“… lo inadmisible, era que un grillo se había apoderado de su vivienda.”
Carlos Salazar Herrera
Supo que había llegado la hora de consumar su actuación cuando al perseguir la
vibración de los grillos entre los charrales de la sabana, una noche de Getsemaní... no los encontró... estaban solo en su cabeza: era el introitus del réquiem que celebraba su hiancia con la manada. Pensó en ella embargado por la contradicción. No quería separarse de su mirada ni del ardor de sus garras en su pellejo, ese apego había llenado de plenitud su infancia y su juventud... pero ahora devoraba su calma, cual fulgor a la pólvora del cerillo, porque sabía que debía resignarse a la separación: era tan necesaria como inminente. En su cabeza brotaron remembranzas estremecedoras de su vida juntos: la primera presa, aún sangrante, que le entregó como ofrenda... la primera camada de crías que ella había parido... no eran suyos claro, eran de la manada... pero si provenían de su cuerpa entonces ese dolor al alumbramiento era suficiente motivo para amarlos tanto como su tosco corazón lo permitiese.
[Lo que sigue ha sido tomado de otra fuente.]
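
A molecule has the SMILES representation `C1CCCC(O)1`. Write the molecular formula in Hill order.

Atom tally by fragment:
  cyclopentane ring core → C:5 H:10
  (− 1 ring H displaced by substituents)
  + OH → O:1 H:1
Element totals:
  C: 5
  H: 10
  O: 1

C5H10O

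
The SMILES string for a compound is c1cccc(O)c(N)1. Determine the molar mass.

109.13 g/mol

Atom tally by fragment:
  benzene ring core → C:6 H:6
  (− 2 ring H displaced by substituents)
  + OH → O:1 H:1
  + NH2 → N:1 H:2
Element totals:
  C: 6
  H: 7
  N: 1
  O: 1
Molecular formula: C6H7NO.
  M = 6(12.011) + 7(1.008) + 14.007 + 15.999
    = 72.066 + 7.056 + 14.007 + 15.999 = 109.128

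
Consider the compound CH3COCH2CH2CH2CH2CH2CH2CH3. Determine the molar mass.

142.24 g/mol

Element totals:
  C: 9
  H: 18
  O: 1
Molecular formula: C9H18O.
  M = 9(12.011) + 18(1.008) + 15.999
    = 108.099 + 18.144 + 15.999 = 142.242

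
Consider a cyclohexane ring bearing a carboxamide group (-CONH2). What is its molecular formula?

Atom tally by fragment:
  cyclohexane ring core → C:6 H:12
  (− 1 ring H displaced by substituents)
  + CONH2 → C:1 H:2 O:1 N:1
Element totals:
  C: 7
  H: 13
  N: 1
  O: 1

C7H13NO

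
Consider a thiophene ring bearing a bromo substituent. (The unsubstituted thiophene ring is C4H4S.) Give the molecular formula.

C4H3BrS

Atom tally by fragment:
  thiophene ring core → C:4 H:4 S:1
  (− 1 ring H displaced by substituents)
  + Br → Br:1
Element totals:
  C: 4
  H: 3
  Br: 1
  S: 1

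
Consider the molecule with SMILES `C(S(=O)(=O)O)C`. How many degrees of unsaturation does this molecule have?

0

Atom tally by fragment:
  HO3SCH2 → C:1 H:3 S:1 O:3
  CH3 → C:1 H:3
Element totals:
  C: 2
  H: 6
  O: 3
  S: 1
Molecular formula: C2H6O3S.
DoU = (2C + 2 + N − H − X) / 2 = (2·2 + 2 + 0 − 6 − 0) / 2 = 0.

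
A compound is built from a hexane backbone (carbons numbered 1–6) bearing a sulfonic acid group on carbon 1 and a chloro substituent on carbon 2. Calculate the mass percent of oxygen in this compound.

Atom tally by fragment:
  HO3SCH2 → C:1 H:3 S:1 O:3
  CH(Cl) → C:1 H:1 Cl:1
  CH2 → C:1 H:2
  CH2 → C:1 H:2
  CH2 → C:1 H:2
  CH3 → C:1 H:3
Element totals:
  C: 6
  H: 13
  Cl: 1
  O: 3
  S: 1
Molecular formula: C6H13ClO3S.
Molar mass = 200.677 g/mol.
Mass from O: 3 × 15.999 = 47.997 g/mol.
%O = 47.997 / 200.677 × 100 = 23.92%.

23.92%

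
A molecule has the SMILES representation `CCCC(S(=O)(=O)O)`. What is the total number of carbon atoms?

4

Atom tally by fragment:
  CH3 → C:1 H:3
  CH2 → C:1 H:2
  CH2 → C:1 H:2
  CH2SO3H → C:1 H:3 S:1 O:3
Element totals:
  C: 4
  H: 10
  O: 3
  S: 1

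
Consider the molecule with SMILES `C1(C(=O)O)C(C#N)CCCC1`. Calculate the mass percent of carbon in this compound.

62.73%

Atom tally by fragment:
  cyclohexane ring core → C:6 H:12
  (− 2 ring H displaced by substituents)
  + COOH → C:1 H:1 O:2
  + CN → C:1 N:1
Element totals:
  C: 8
  H: 11
  N: 1
  O: 2
Molecular formula: C8H11NO2.
Molar mass = 153.181 g/mol.
Mass from C: 8 × 12.011 = 96.088 g/mol.
%C = 96.088 / 153.181 × 100 = 62.73%.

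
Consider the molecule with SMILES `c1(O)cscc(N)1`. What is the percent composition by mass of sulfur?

Atom tally by fragment:
  thiophene ring core → C:4 H:4 S:1
  (− 2 ring H displaced by substituents)
  + OH → O:1 H:1
  + NH2 → N:1 H:2
Element totals:
  C: 4
  H: 5
  N: 1
  O: 1
  S: 1
Molecular formula: C4H5NOS.
Molar mass = 115.150 g/mol.
Mass from S: 1 × 32.06 = 32.060 g/mol.
%S = 32.060 / 115.150 × 100 = 27.84%.

27.84%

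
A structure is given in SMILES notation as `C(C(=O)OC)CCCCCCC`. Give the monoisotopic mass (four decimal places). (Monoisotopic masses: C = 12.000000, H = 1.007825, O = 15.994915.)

Atom tally by fragment:
  CH3OOCCH2 → C:3 H:5 O:2
  CH2 → C:1 H:2
  CH2 → C:1 H:2
  CH2 → C:1 H:2
  CH2 → C:1 H:2
  CH2 → C:1 H:2
  CH2 → C:1 H:2
  CH3 → C:1 H:3
Element totals:
  C: 10
  H: 20
  O: 2
Molecular formula: C10H20O2.
  M = 10(12.0) + 20(1.007825) + 2(15.994915)
    = 120.000000 + 20.156500 + 31.989830 = 172.146330

172.1463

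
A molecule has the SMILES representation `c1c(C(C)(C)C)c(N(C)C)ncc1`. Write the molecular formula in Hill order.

C11H18N2

Atom tally by fragment:
  pyridine ring core → C:5 H:5 N:1
  (− 2 ring H displaced by substituents)
  + C(CH3)3 → C:4 H:9
  + N(CH3)2 → N:1 C:2 H:6
Element totals:
  C: 11
  H: 18
  N: 2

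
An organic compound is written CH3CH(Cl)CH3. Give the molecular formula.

Element totals:
  C: 3
  H: 7
  Cl: 1

C3H7Cl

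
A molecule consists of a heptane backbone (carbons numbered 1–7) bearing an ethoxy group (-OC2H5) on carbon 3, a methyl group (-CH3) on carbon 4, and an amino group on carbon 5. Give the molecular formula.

Atom tally by fragment:
  CH3 → C:1 H:3
  CH2 → C:1 H:2
  CH(OC2H5) → C:3 H:6 O:1
  CH(CH3) → C:2 H:4
  CH(NH2) → C:1 H:3 N:1
  CH2 → C:1 H:2
  CH3 → C:1 H:3
Element totals:
  C: 10
  H: 23
  N: 1
  O: 1

C10H23NO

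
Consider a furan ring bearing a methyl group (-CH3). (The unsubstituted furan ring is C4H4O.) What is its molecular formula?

C5H6O

Atom tally by fragment:
  furan ring core → C:4 H:4 O:1
  (− 1 ring H displaced by substituents)
  + CH3 → C:1 H:3
Element totals:
  C: 5
  H: 6
  O: 1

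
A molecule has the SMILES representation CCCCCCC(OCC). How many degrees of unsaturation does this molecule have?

0

Atom tally by fragment:
  CH3 → C:1 H:3
  CH2 → C:1 H:2
  CH2 → C:1 H:2
  CH2 → C:1 H:2
  CH2 → C:1 H:2
  CH2 → C:1 H:2
  CH2OC2H5 → C:3 H:7 O:1
Element totals:
  C: 9
  H: 20
  O: 1
Molecular formula: C9H20O.
DoU = (2C + 2 + N − H − X) / 2 = (2·9 + 2 + 0 − 20 − 0) / 2 = 0.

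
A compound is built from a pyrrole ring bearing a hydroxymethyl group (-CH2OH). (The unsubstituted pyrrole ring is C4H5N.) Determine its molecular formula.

Atom tally by fragment:
  pyrrole ring core → C:4 H:5 N:1
  (− 1 ring H displaced by substituents)
  + CH2OH → C:1 H:3 O:1
Element totals:
  C: 5
  H: 7
  N: 1
  O: 1

C5H7NO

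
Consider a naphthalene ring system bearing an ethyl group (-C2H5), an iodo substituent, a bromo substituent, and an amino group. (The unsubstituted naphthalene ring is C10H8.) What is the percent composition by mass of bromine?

21.25%

Atom tally by fragment:
  naphthalene ring system core → C:10 H:8
  (− 4 ring H displaced by substituents)
  + C2H5 → C:2 H:5
  + I → I:1
  + Br → Br:1
  + NH2 → N:1 H:2
Element totals:
  C: 12
  H: 11
  Br: 1
  I: 1
  N: 1
Molecular formula: C12H11BrIN.
Molar mass = 376.035 g/mol.
Mass from Br: 1 × 79.904 = 79.904 g/mol.
%Br = 79.904 / 376.035 × 100 = 21.25%.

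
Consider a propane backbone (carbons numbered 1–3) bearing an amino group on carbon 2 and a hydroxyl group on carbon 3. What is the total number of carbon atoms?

Atom tally by fragment:
  CH3 → C:1 H:3
  CH(NH2) → C:1 H:3 N:1
  CH2OH → C:1 H:3 O:1
Element totals:
  C: 3
  H: 9
  N: 1
  O: 1

3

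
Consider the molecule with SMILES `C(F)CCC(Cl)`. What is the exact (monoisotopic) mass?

110.0299

Atom tally by fragment:
  FCH2 → C:1 H:2 F:1
  CH2 → C:1 H:2
  CH2 → C:1 H:2
  CH2Cl → C:1 H:2 Cl:1
Element totals:
  C: 4
  H: 8
  Cl: 1
  F: 1
Molecular formula: C4H8ClF.
  M = 4(12.0) + 8(1.007825) + 34.968853 + 18.998403
    = 48.000000 + 8.062600 + 34.968853 + 18.998403 = 110.029856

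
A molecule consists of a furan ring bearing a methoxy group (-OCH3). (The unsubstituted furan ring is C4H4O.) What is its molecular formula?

Atom tally by fragment:
  furan ring core → C:4 H:4 O:1
  (− 1 ring H displaced by substituents)
  + OCH3 → C:1 H:3 O:1
Element totals:
  C: 5
  H: 6
  O: 2

C5H6O2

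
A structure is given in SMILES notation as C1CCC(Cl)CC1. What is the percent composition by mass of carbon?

Atom tally by fragment:
  cyclohexane ring core → C:6 H:12
  (− 1 ring H displaced by substituents)
  + Cl → Cl:1
Element totals:
  C: 6
  H: 11
  Cl: 1
Molecular formula: C6H11Cl.
Molar mass = 118.604 g/mol.
Mass from C: 6 × 12.011 = 72.066 g/mol.
%C = 72.066 / 118.604 × 100 = 60.76%.

60.76%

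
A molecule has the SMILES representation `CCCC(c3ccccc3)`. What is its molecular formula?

Atom tally by fragment:
  CH3 → C:1 H:3
  CH2 → C:1 H:2
  CH2 → C:1 H:2
  CH2C6H5 → C:7 H:7
Element totals:
  C: 10
  H: 14

C10H14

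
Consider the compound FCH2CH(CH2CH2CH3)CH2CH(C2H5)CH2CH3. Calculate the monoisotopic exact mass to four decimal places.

Atom tally by fragment:
  FCH2 → C:1 H:2 F:1
  CH(CH2CH2CH3) → C:4 H:8
  CH2 → C:1 H:2
  CH(C2H5) → C:3 H:6
  CH2 → C:1 H:2
  CH3 → C:1 H:3
Element totals:
  C: 11
  H: 23
  F: 1
Molecular formula: C11H23F.
  M = 11(12.0) + 23(1.007825) + 18.998403
    = 132.000000 + 23.179975 + 18.998403 = 174.178378

174.1784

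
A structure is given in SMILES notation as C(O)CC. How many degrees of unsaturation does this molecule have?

Atom tally by fragment:
  HOCH2 → C:1 H:3 O:1
  CH2 → C:1 H:2
  CH3 → C:1 H:3
Element totals:
  C: 3
  H: 8
  O: 1
Molecular formula: C3H8O.
DoU = (2C + 2 + N − H − X) / 2 = (2·3 + 2 + 0 − 8 − 0) / 2 = 0.

0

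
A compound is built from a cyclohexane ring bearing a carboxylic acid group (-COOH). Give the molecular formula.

Atom tally by fragment:
  cyclohexane ring core → C:6 H:12
  (− 1 ring H displaced by substituents)
  + COOH → C:1 H:1 O:2
Element totals:
  C: 7
  H: 12
  O: 2

C7H12O2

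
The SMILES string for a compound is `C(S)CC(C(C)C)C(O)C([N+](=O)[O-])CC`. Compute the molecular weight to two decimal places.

235.34 g/mol

Atom tally by fragment:
  HSCH2 → C:1 H:3 S:1
  CH2 → C:1 H:2
  CH(CH(CH3)2) → C:4 H:8
  CH(OH) → C:1 H:2 O:1
  CH(NO2) → C:1 H:1 N:1 O:2
  CH2 → C:1 H:2
  CH3 → C:1 H:3
Element totals:
  C: 10
  H: 21
  N: 1
  O: 3
  S: 1
Molecular formula: C10H21NO3S.
  M = 10(12.011) + 21(1.008) + 14.007 + 3(15.999) + 32.06
    = 120.110 + 21.168 + 14.007 + 47.997 + 32.060 = 235.342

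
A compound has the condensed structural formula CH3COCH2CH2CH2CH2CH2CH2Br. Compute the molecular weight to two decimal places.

Atom tally by fragment:
  CH3COCH2 → C:3 H:5 O:1
  CH2 → C:1 H:2
  CH2 → C:1 H:2
  CH2 → C:1 H:2
  CH2 → C:1 H:2
  CH2Br → C:1 H:2 Br:1
Element totals:
  C: 8
  H: 15
  Br: 1
  O: 1
Molecular formula: C8H15BrO.
  M = 8(12.011) + 15(1.008) + 79.904 + 15.999
    = 96.088 + 15.120 + 79.904 + 15.999 = 207.111

207.11 g/mol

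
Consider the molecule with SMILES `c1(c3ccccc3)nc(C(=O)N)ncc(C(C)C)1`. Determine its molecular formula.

C14H15N3O

Atom tally by fragment:
  pyrimidine ring core → C:4 H:4 N:2
  (− 3 ring H displaced by substituents)
  + C6H5 → C:6 H:5
  + CONH2 → C:1 H:2 O:1 N:1
  + CH(CH3)2 → C:3 H:7
Element totals:
  C: 14
  H: 15
  N: 3
  O: 1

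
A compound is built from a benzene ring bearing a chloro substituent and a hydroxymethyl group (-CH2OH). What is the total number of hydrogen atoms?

7

Atom tally by fragment:
  benzene ring core → C:6 H:6
  (− 2 ring H displaced by substituents)
  + Cl → Cl:1
  + CH2OH → C:1 H:3 O:1
Element totals:
  C: 7
  H: 7
  Cl: 1
  O: 1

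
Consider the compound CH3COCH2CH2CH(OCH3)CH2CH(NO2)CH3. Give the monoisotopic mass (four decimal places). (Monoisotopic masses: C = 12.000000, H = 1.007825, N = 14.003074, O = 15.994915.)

Atom tally by fragment:
  CH3COCH2 → C:3 H:5 O:1
  CH2 → C:1 H:2
  CH(OCH3) → C:2 H:4 O:1
  CH2 → C:1 H:2
  CH(NO2) → C:1 H:1 N:1 O:2
  CH3 → C:1 H:3
Element totals:
  C: 9
  H: 17
  N: 1
  O: 4
Molecular formula: C9H17NO4.
  M = 9(12.0) + 17(1.007825) + 14.003074 + 4(15.994915)
    = 108.000000 + 17.133025 + 14.003074 + 63.979660 = 203.115759

203.1158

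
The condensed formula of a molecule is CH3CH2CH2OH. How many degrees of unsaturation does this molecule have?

0

Atom tally by fragment:
  CH3 → C:1 H:3
  CH2CH2OH → C:2 H:5 O:1
Element totals:
  C: 3
  H: 8
  O: 1
Molecular formula: C3H8O.
DoU = (2C + 2 + N − H − X) / 2 = (2·3 + 2 + 0 − 8 − 0) / 2 = 0.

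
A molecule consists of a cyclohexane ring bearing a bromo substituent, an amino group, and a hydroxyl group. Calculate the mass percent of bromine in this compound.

Atom tally by fragment:
  cyclohexane ring core → C:6 H:12
  (− 3 ring H displaced by substituents)
  + Br → Br:1
  + NH2 → N:1 H:2
  + OH → O:1 H:1
Element totals:
  C: 6
  H: 12
  Br: 1
  N: 1
  O: 1
Molecular formula: C6H12BrNO.
Molar mass = 194.072 g/mol.
Mass from Br: 1 × 79.904 = 79.904 g/mol.
%Br = 79.904 / 194.072 × 100 = 41.17%.

41.17%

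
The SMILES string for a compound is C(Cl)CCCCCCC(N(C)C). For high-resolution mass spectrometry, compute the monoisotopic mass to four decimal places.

Atom tally by fragment:
  ClCH2 → C:1 H:2 Cl:1
  CH2 → C:1 H:2
  CH2 → C:1 H:2
  CH2 → C:1 H:2
  CH2 → C:1 H:2
  CH2 → C:1 H:2
  CH2 → C:1 H:2
  CH2N(CH3)2 → C:3 H:8 N:1
Element totals:
  C: 10
  H: 22
  Cl: 1
  N: 1
Molecular formula: C10H22ClN.
  M = 10(12.0) + 22(1.007825) + 34.968853 + 14.003074
    = 120.000000 + 22.172150 + 34.968853 + 14.003074 = 191.144077

191.1441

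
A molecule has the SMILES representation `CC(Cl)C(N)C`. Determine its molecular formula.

Atom tally by fragment:
  CH3 → C:1 H:3
  CH(Cl) → C:1 H:1 Cl:1
  CH(NH2) → C:1 H:3 N:1
  CH3 → C:1 H:3
Element totals:
  C: 4
  H: 10
  Cl: 1
  N: 1

C4H10ClN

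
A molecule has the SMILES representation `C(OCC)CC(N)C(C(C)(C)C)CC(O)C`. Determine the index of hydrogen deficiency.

0

Atom tally by fragment:
  C2H5OCH2 → C:3 H:7 O:1
  CH2 → C:1 H:2
  CH(NH2) → C:1 H:3 N:1
  CH(C(CH3)3) → C:5 H:10
  CH2 → C:1 H:2
  CH(OH) → C:1 H:2 O:1
  CH3 → C:1 H:3
Element totals:
  C: 13
  H: 29
  N: 1
  O: 2
Molecular formula: C13H29NO2.
DoU = (2C + 2 + N − H − X) / 2 = (2·13 + 2 + 1 − 29 − 0) / 2 = 0.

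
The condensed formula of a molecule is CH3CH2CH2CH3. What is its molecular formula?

Atom tally by fragment:
  CH3 → C:1 H:3
  CH2 → C:1 H:2
  CH2 → C:1 H:2
  CH3 → C:1 H:3
Element totals:
  C: 4
  H: 10

C4H10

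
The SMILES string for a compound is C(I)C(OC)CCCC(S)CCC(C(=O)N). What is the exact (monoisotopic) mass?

Atom tally by fragment:
  ICH2 → C:1 H:2 I:1
  CH(OCH3) → C:2 H:4 O:1
  CH2 → C:1 H:2
  CH2 → C:1 H:2
  CH2 → C:1 H:2
  CH(SH) → C:1 H:2 S:1
  CH2 → C:1 H:2
  CH2 → C:1 H:2
  CH2CONH2 → C:2 H:4 O:1 N:1
Element totals:
  C: 11
  H: 22
  I: 1
  N: 1
  O: 2
  S: 1
Molecular formula: C11H22INO2S.
  M = 11(12.0) + 22(1.007825) + 126.904472 + 14.003074 + 2(15.994915) + 31.972071
    = 132.000000 + 22.172150 + 126.904472 + 14.003074 + 31.989830 + 31.972071 = 359.041597

359.0416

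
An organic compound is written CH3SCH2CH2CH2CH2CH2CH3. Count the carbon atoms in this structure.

Atom tally by fragment:
  CH3SCH2 → C:2 H:5 S:1
  CH2 → C:1 H:2
  CH2 → C:1 H:2
  CH2 → C:1 H:2
  CH2 → C:1 H:2
  CH3 → C:1 H:3
Element totals:
  C: 7
  H: 16
  S: 1

7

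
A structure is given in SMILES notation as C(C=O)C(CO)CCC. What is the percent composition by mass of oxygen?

24.58%

Atom tally by fragment:
  OHCCH2 → C:2 H:3 O:1
  CH(CH2OH) → C:2 H:4 O:1
  CH2 → C:1 H:2
  CH2 → C:1 H:2
  CH3 → C:1 H:3
Element totals:
  C: 7
  H: 14
  O: 2
Molecular formula: C7H14O2.
Molar mass = 130.187 g/mol.
Mass from O: 2 × 15.999 = 31.998 g/mol.
%O = 31.998 / 130.187 × 100 = 24.58%.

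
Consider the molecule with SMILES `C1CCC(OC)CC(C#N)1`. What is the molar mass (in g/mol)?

Atom tally by fragment:
  cyclohexane ring core → C:6 H:12
  (− 2 ring H displaced by substituents)
  + OCH3 → C:1 H:3 O:1
  + CN → C:1 N:1
Element totals:
  C: 8
  H: 13
  N: 1
  O: 1
Molecular formula: C8H13NO.
  M = 8(12.011) + 13(1.008) + 14.007 + 15.999
    = 96.088 + 13.104 + 14.007 + 15.999 = 139.198

139.20 g/mol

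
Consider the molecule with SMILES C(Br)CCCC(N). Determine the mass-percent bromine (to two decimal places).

48.12%

Atom tally by fragment:
  BrCH2 → C:1 H:2 Br:1
  CH2 → C:1 H:2
  CH2 → C:1 H:2
  CH2 → C:1 H:2
  CH2NH2 → C:1 H:4 N:1
Element totals:
  C: 5
  H: 12
  Br: 1
  N: 1
Molecular formula: C5H12BrN.
Molar mass = 166.062 g/mol.
Mass from Br: 1 × 79.904 = 79.904 g/mol.
%Br = 79.904 / 166.062 × 100 = 48.12%.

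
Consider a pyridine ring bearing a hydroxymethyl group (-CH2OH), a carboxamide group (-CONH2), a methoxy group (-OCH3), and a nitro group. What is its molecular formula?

Atom tally by fragment:
  pyridine ring core → C:5 H:5 N:1
  (− 4 ring H displaced by substituents)
  + CH2OH → C:1 H:3 O:1
  + CONH2 → C:1 H:2 O:1 N:1
  + OCH3 → C:1 H:3 O:1
  + NO2 → N:1 O:2
Element totals:
  C: 8
  H: 9
  N: 3
  O: 5

C8H9N3O5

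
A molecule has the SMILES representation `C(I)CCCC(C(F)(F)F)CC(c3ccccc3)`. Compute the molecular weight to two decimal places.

Atom tally by fragment:
  ICH2 → C:1 H:2 I:1
  CH2 → C:1 H:2
  CH2 → C:1 H:2
  CH2 → C:1 H:2
  CH(CF3) → C:2 H:1 F:3
  CH2 → C:1 H:2
  CH2C6H5 → C:7 H:7
Element totals:
  C: 14
  H: 18
  F: 3
  I: 1
Molecular formula: C14H18F3I.
  M = 14(12.011) + 18(1.008) + 3(18.998) + 126.904
    = 168.154 + 18.144 + 56.994 + 126.904 = 370.196

370.20 g/mol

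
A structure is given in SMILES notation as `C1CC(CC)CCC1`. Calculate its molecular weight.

Atom tally by fragment:
  cyclohexane ring core → C:6 H:12
  (− 1 ring H displaced by substituents)
  + C2H5 → C:2 H:5
Element totals:
  C: 8
  H: 16
Molecular formula: C8H16.
  M = 8(12.011) + 16(1.008)
    = 96.088 + 16.128 = 112.216

112.22 g/mol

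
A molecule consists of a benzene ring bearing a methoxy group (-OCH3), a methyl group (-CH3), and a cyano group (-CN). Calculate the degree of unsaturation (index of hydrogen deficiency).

6

Atom tally by fragment:
  benzene ring core → C:6 H:6
  (− 3 ring H displaced by substituents)
  + OCH3 → C:1 H:3 O:1
  + CH3 → C:1 H:3
  + CN → C:1 N:1
Element totals:
  C: 9
  H: 9
  N: 1
  O: 1
Molecular formula: C9H9NO.
DoU = (2C + 2 + N − H − X) / 2 = (2·9 + 2 + 1 − 9 − 0) / 2 = 6.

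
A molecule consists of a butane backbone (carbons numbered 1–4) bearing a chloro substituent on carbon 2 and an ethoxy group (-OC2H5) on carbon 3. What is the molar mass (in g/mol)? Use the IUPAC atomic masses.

Atom tally by fragment:
  CH3 → C:1 H:3
  CH(Cl) → C:1 H:1 Cl:1
  CH(OC2H5) → C:3 H:6 O:1
  CH3 → C:1 H:3
Element totals:
  C: 6
  H: 13
  Cl: 1
  O: 1
Molecular formula: C6H13ClO.
  M = 6(12.011) + 13(1.008) + 35.45 + 15.999
    = 72.066 + 13.104 + 35.450 + 15.999 = 136.619

136.62 g/mol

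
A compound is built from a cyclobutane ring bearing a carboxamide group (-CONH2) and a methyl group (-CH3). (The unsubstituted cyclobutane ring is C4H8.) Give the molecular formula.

Atom tally by fragment:
  cyclobutane ring core → C:4 H:8
  (− 2 ring H displaced by substituents)
  + CONH2 → C:1 H:2 O:1 N:1
  + CH3 → C:1 H:3
Element totals:
  C: 6
  H: 11
  N: 1
  O: 1

C6H11NO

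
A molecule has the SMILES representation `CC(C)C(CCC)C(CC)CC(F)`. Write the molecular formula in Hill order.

C12H25F

Atom tally by fragment:
  CH3 → C:1 H:3
  CH(CH3) → C:2 H:4
  CH(CH2CH2CH3) → C:4 H:8
  CH(C2H5) → C:3 H:6
  CH2 → C:1 H:2
  CH2F → C:1 H:2 F:1
Element totals:
  C: 12
  H: 25
  F: 1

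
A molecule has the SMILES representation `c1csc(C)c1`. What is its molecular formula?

Atom tally by fragment:
  thiophene ring core → C:4 H:4 S:1
  (− 1 ring H displaced by substituents)
  + CH3 → C:1 H:3
Element totals:
  C: 5
  H: 6
  S: 1

C5H6S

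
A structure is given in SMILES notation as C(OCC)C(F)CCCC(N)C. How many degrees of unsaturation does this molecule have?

0

Atom tally by fragment:
  C2H5OCH2 → C:3 H:7 O:1
  CH(F) → C:1 H:1 F:1
  CH2 → C:1 H:2
  CH2 → C:1 H:2
  CH2 → C:1 H:2
  CH(NH2) → C:1 H:3 N:1
  CH3 → C:1 H:3
Element totals:
  C: 9
  H: 20
  F: 1
  N: 1
  O: 1
Molecular formula: C9H20FNO.
DoU = (2C + 2 + N − H − X) / 2 = (2·9 + 2 + 1 − 20 − 1) / 2 = 0.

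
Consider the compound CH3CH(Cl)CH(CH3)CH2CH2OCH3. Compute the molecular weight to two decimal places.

Element totals:
  C: 7
  H: 15
  Cl: 1
  O: 1
Molecular formula: C7H15ClO.
  M = 7(12.011) + 15(1.008) + 35.45 + 15.999
    = 84.077 + 15.120 + 35.450 + 15.999 = 150.646

150.65 g/mol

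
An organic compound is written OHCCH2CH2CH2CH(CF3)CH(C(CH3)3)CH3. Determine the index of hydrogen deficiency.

1

Atom tally by fragment:
  OHCCH2 → C:2 H:3 O:1
  CH2 → C:1 H:2
  CH2 → C:1 H:2
  CH(CF3) → C:2 H:1 F:3
  CH(C(CH3)3) → C:5 H:10
  CH3 → C:1 H:3
Element totals:
  C: 12
  H: 21
  F: 3
  O: 1
Molecular formula: C12H21F3O.
DoU = (2C + 2 + N − H − X) / 2 = (2·12 + 2 + 0 − 21 − 3) / 2 = 1.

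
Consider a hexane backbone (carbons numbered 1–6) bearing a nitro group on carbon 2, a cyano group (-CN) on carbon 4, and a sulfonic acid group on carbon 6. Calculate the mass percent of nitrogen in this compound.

Atom tally by fragment:
  CH3 → C:1 H:3
  CH(NO2) → C:1 H:1 N:1 O:2
  CH2 → C:1 H:2
  CH(CN) → C:2 H:1 N:1
  CH2 → C:1 H:2
  CH2SO3H → C:1 H:3 S:1 O:3
Element totals:
  C: 7
  H: 12
  N: 2
  O: 5
  S: 1
Molecular formula: C7H12N2O5S.
Molar mass = 236.242 g/mol.
Mass from N: 2 × 14.007 = 28.014 g/mol.
%N = 28.014 / 236.242 × 100 = 11.86%.

11.86%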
Amanecía... los grillos seguían revoloteando sus patillas dentro de su cráneo, su estridencia ya no se apagaría. Agachó el rostro como para ocultar un gesto... quizá un suspiro... quizá una lágrima. Serían apenas unas horas del martirio, su muerte sería rápida... ninguno presumiría ante el resto el haber matado a un traidor. Pudo verse a sí mismo en la cima del risco, como antes de cruzar un profundo y obscuro Leteo. Para entonces ya nadie tendría duda alguna de que los había distraído para que las leonas pudieran ganar algún tiempo de ventaja en su huida con los cachorros... quizá vería su lomo a trote una última vez... quizá no. Levantó la mirada y echó a andar hacia su darma.